Forgetting Middle Skill Jobs

A new report from Skills2Compete attempts to address a national problem which continues to diminish our country’s competitive edge in the global economy. The loss of middle-skill jobs and the lack of qualified workers to fill the remaining jobs are major barriers, not only to our economic recovery, but also to our ability to sustain a high quality of life for succeeding generations. The report concludes that a new state policy is needed to align the workforce and education and training to better meet California’s labor market demand. Accomplishing that goal means improving basic skills in the workforce and ensuring that skills training and education is available to anyone post high school. A major policy change is a good start, but the report does not go far enough in addressing what is needed to restore the importance of middle-skill jobs to the economy.

Part of the challenge lies with the current mindset of the public education system and parents who value and push college as the only track to a well-paying and satisfying job.
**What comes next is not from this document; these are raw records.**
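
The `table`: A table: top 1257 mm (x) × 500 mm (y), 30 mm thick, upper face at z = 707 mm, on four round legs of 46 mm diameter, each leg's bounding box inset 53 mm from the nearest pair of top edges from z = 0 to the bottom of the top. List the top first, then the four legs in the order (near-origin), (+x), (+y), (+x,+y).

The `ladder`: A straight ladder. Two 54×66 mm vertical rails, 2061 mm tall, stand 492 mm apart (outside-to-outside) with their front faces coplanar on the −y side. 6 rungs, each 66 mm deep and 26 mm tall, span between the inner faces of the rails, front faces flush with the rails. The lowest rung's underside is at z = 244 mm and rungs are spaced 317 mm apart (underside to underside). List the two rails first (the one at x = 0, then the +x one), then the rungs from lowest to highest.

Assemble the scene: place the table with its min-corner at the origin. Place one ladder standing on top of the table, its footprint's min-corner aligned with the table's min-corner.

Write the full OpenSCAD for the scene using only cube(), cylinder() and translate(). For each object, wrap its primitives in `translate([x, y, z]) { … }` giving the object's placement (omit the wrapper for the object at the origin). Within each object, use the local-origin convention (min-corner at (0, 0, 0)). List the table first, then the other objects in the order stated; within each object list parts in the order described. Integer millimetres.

translate([0, 0, 677]) cube([1257, 500, 30]);
translate([76, 76, 0]) cylinder(h = 677, r = 23);
translate([1181, 76, 0]) cylinder(h = 677, r = 23);
translate([76, 424, 0]) cylinder(h = 677, r = 23);
translate([1181, 424, 0]) cylinder(h = 677, r = 23);
translate([0, 0, 707]) {
  cube([54, 66, 2061]);
  translate([438, 0, 0]) cube([54, 66, 2061]);
  translate([54, 0, 244]) cube([384, 66, 26]);
  translate([54, 0, 561]) cube([384, 66, 26]);
  translate([54, 0, 878]) cube([384, 66, 26]);
  translate([54, 0, 1195]) cube([384, 66, 26]);
  translate([54, 0, 1512]) cube([384, 66, 26]);
  translate([54, 0, 1829]) cube([384, 66, 26]);
}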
This leaves out a large segment of youth and the workforce who are not college bound and who need training and skills and encouragement to fill middle-skill jobs. Where does a high school student get vocational training or learn about middle skill jobs? Remember woodworking? Metal shop? Drafting?

Vocational education was the name of the program that provided these courses, but now it’s labeled “career tech” and the classes are no longer available in most public high schools. As a result, students have little awareness of these careers. A few years ago, while conducting focus groups of freshman and sophomore students, I was stunned to learn that many did not know what an electrician, welder, auto technician, or HVAC technician did and worse, they disdained those jobs because they thought they were “dirty” and didn’t pay well. This doesn’t bode well for a functioning society or economy. Who will service our cars, fix our plumbing, and build machinery to process our food or the solar panels to heat our homes? It will take more than a policy change to transform awareness, perceptions and values about middle-skill jobs.

The last economic boom was sustained, not by wealth created by high value manufacturing jobs, but by unbridled consumer spending particularly for houses and retail goods. If we want that standard of living to return, then we must address the greater challenge of how to grow and sustain an economy driven by production of goods instead of consumption. Along with a paradigm shift in our educational system that recognizes the importance of middle skill jobs, we must change our attitudes about work and what creates value not only for our economy but our worth to society.

We continue to hold on to arcane principles and entitled expectations about work that are increasingly less relevant in a fast-paced globalized world. We are not prepared to re-invent ourselves and our careers in terms of continuous learning of new skills and training either for middle-skill or knowledge jobs. That is what is ultimately needed to succeed in the rapidly changing workplace.

Leslie Parks has spent over ten years as a practitioner and consultant in the fields of economic and workforce development. She recently served as Director of Downtown Management and Industrial Development for the San Jose Redevelopment Agency until September 23, 2009 when she and 24 colleagues were laid off due to significant budget cuts. Leslie is now preparing for yet another career in the 21st Century workplace.